Period. If a tool solves the problem at hand use it. Something better
comes along or you outgrow the tool you've been using, move on. Without
sentiment. There are plenty of artists who's work I like even though I
might think the author/creator of that work is a douchebag. I don't
really care if djb is a douchebag or not. Some of the stuff he released
is top notch, like the djbfft library used by some opensource multimedia
projects. cdb is pretty kick ass and in this case tinycdb seems like
the preferred implementation, both faster and cleaner API than djb's
own. Maildir is still widely used by many non djb servers.
It's easy to say that djb's stuff is long in the tooth. It is. A lot
of it has not seen an update in years. And a lot of it should be
abandoned in favor of more modern approaches. Having read djb's "Some
thoughts on security after ten years of qmail 1.0" paper
http://cr.yp.to/qmail/qmailsec-20071101.pdf I realized that, simply put,
he's a mathematics professor, with an ability to write his own
replacements for software he finds inadequate AT THE TIME. The "at the
time" bit seems to be missed by both djb zealots and detractors alike.
He seems to have little interest in building any sort of community
around what he's written. He just puts it out there, and moves on,
updating the documentation once in a while. Or just teaching his
courses. Chances are he never would have written qmail if Postfix was
already around. In the same spirit as the points you've made above, djb
seems to say "there's a better way". And he writes code to show what he
means by that. NOW there often is a better way other than djb's.

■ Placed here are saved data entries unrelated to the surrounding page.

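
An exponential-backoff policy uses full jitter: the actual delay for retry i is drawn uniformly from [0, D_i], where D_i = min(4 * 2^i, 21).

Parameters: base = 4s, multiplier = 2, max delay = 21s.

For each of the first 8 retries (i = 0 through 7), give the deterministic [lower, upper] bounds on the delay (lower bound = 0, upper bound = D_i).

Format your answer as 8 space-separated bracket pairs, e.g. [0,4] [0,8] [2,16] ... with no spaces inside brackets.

Computing bounds per retry:
  i=0: D_i=min(4*2^0,21)=4, bounds=[0,4]
  i=1: D_i=min(4*2^1,21)=8, bounds=[0,8]
  i=2: D_i=min(4*2^2,21)=16, bounds=[0,16]
  i=3: D_i=min(4*2^3,21)=21, bounds=[0,21]
  i=4: D_i=min(4*2^4,21)=21, bounds=[0,21]
  i=5: D_i=min(4*2^5,21)=21, bounds=[0,21]
  i=6: D_i=min(4*2^6,21)=21, bounds=[0,21]
  i=7: D_i=min(4*2^7,21)=21, bounds=[0,21]

Answer: [0,4] [0,8] [0,16] [0,21] [0,21] [0,21] [0,21] [0,21]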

Sometimes as a direct result of the direction djb pointed out. At the
time he was making his statement by coding an alternate solution there
often was no better alternative. djbdns was written mostly in response
to BIND 4.x.x. The fact that it's still useful and secure today speaks
to the fact that he did something right. Comparing djbdns to BIND 9's
features is just out of context. BIND has continued to evolve
reinventing itself several times in the process. djbdns is pretty much
the same today as it was 10 years ago.